Ambitious in the end – but policymakers should forsake summer holidays
This summit was a challenge for the European leaders. First, they had initiated a new conversation on growth and had to deliver on it. Second, they had to address flaws in the Eurozone set-up at the origin of the ‘doom loop’ between bank and sovereign crises. Third, they had to answer growing market anxiety about Spain and Italy.
On growth, the summit has delivered the expected: (i) a new emphasis on the objective, but (ii) no real strategy and (iii) inflated numbers. It is easy to dismiss the whole outcome because (ii) and (iii). Especially, it was necessary to recapitalise the EIB to avoid precipitous deleveraging and it is positive to commit to making better use of the structural funds, but the outcome of these decisions is second-order macro-economically.
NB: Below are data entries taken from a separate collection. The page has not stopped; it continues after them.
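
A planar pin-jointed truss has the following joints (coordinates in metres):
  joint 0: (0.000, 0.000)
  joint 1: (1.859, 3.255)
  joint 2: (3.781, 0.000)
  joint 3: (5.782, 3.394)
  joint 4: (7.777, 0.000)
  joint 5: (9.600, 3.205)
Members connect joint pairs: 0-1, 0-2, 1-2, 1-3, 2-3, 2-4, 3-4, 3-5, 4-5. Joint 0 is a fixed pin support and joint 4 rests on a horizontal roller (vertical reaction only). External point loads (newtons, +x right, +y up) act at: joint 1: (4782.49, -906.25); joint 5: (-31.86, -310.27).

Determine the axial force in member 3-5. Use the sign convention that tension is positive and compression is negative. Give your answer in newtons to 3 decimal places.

140.833

N=6 nodes, M=9 members, R=3 reactions → 2N=12, M+R=12
member 0 (0-1): L=3.7485, (cx,cy)=(0.4959,0.8684)
member 1 (0-2): L=3.7810, (cx,cy)=(1.0000,0.0000)
member 2 (1-2): L=3.7801, (cx,cy)=(0.5085,-0.8611)
member 3 (1-3): L=3.9255, (cx,cy)=(0.9994,0.0354)
member 4 (2-3): L=3.9400, (cx,cy)=(0.5079,0.8614)
member 5 (2-4): L=3.9960, (cx,cy)=(1.0000,0.0000)
member 6 (3-4): L=3.9369, (cx,cy)=(0.5067,-0.8621)
member 7 (3-5): L=3.8227, (cx,cy)=(0.9988,-0.0494)
member 8 (4-5): L=3.6872, (cx,cy)=(0.4944,0.8692)
solve A·x = −loads:
  F[0-1] = +1579.5913 N (tension)
  F[0-2] = +3967.2509 N (tension)
  F[1-2] = -2752.3411 N (compression)
  F[1-3] = -2601.3062 N (compression)
  F[2-3] = +2751.2495 N (tension)
  F[2-4] = +1170.5269 N (tension)
  F[3-4] = -2650.3546 N (compression)
  F[3-5] = +140.8329 N (tension)
  F[4-5] = -348.9391 N (compression)
  Rx@0 = -4750.6300 N
  Ry@0 = -1371.6508 N
  Ry@4 = +2588.1708 N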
To speak of elephants while delivering mice is a strange communication strategy and it is unlikely to elicit confidence. As discussed here it would have been more useful to reach consensus on the pace and instruments of euro-area rebalancing. However the emphasis on growth should not be considered of negligible value. The European leaders will be accountable on their ability to deliver it, so we can expect further, hopefully deeper discussions on the issue in the months to come.
Banking union is a big move. A banking union is not a mere technicality. It is the true complement to a monetary union. It is a sort of fiscal union, though one that does not rest on spending, but on the mutualisation of a contingent liability. It also implies breaking with the long-standing intimate, cosy and sometime perverse relationship between banks and public authorities at national level.
The idea was nowhere in sight a few months ago (except, of course, in the writings of academics and think tanks. See here the dedicated webpage on our own contributions). There is now a commitment to put it in place. The first sentence of the statement is a telling recognition of the nature of the problem: “We affirm that it is imperative to break the vicious circle between banks and sovereigns”. The decision to ditch the desirable but implausible project of a banking union for the 27, which the Commission supported for too long, and to focus instead on the euro area is to be commended. The reference to Art 127(6), which makes it possible to task the ECB with supervisory responsibility, is an unambiguous indication that banking union is contemplated for euro area banks and that the ECB will be the supervisor.
The statement is however excessively short on the implications of this move. Lots of important dimensions need to be worked out if a true banking union is to be created. In our recent banking union paper we list the choices that need to be made. They are many and complex. After the Eurogroup on 9 July hopefully defines the discussion agenda, negotiations will need to take place at sustained pace over summer and beyond. The credibility of the whole process will depend on the precision of the negotiation agenda. Difficult issues are the supervision of smaller banks,crisis resolution, the shape of deposit insurance, the nature of the fiscal backstop, the involvement of euro candidate countries and, last but not least, the transition to the new regime.
Moving to the short term, the decisions taken are likely to be a true relief for Spain. Though some will regret the delay in allowing the ESM to recapitalise banks directly, I see it positively. The first EFSF disbursements will be in the form of loans to the Spanish state, so Spain will shoulder the cost. But Spain can – and it should pay for mistakes made at the time of the bubble. Markets will not worry if Spain increases its public debt by 30 or 40 billion euros. What made them nervous, and needed to be address, was the catastrophic risk of a much larger cost. The agreement makes it possible to mutualise this risk – as well as the upside if losses happen to be contained. This is exactly what was needed. Together with removal of seniority status, a big boost to bond markets.
The gain for Italy is more ambiguous. The agreement opens the way to interventions by the ESM on the bond markets, but discounting the €100bn earmarked for Spain the ESM has only €400bn left (and will need some of it for countries under assistance programme) while the size of the Italian bond market is 1.5tr. The bet is that the relief for Spain and the agreement that the ESM could intervene to support Italy without further conditions will suffice to reduce spreads lastingly. Let us hope they will.
On the whole this is an ambitious outcome. Two challenges will now have to be faced. One is technical: to agree on the various dimensions of banking union and to come up with a credible proposal within a very short time frame. The other one is political: even informed public opinion in the member countries is totally unprepared to what this new policy regime may mean. As citizens and national parliaments gradually realise what all that may imply for them, some backlash has to be expected. There is a risk of another half-backed solution; It is to be hoped that having taken a major decision, the heads of state and government find the right words and explain what it means to all those they are accountable to and convince them that to stop half-way would not solve any problem.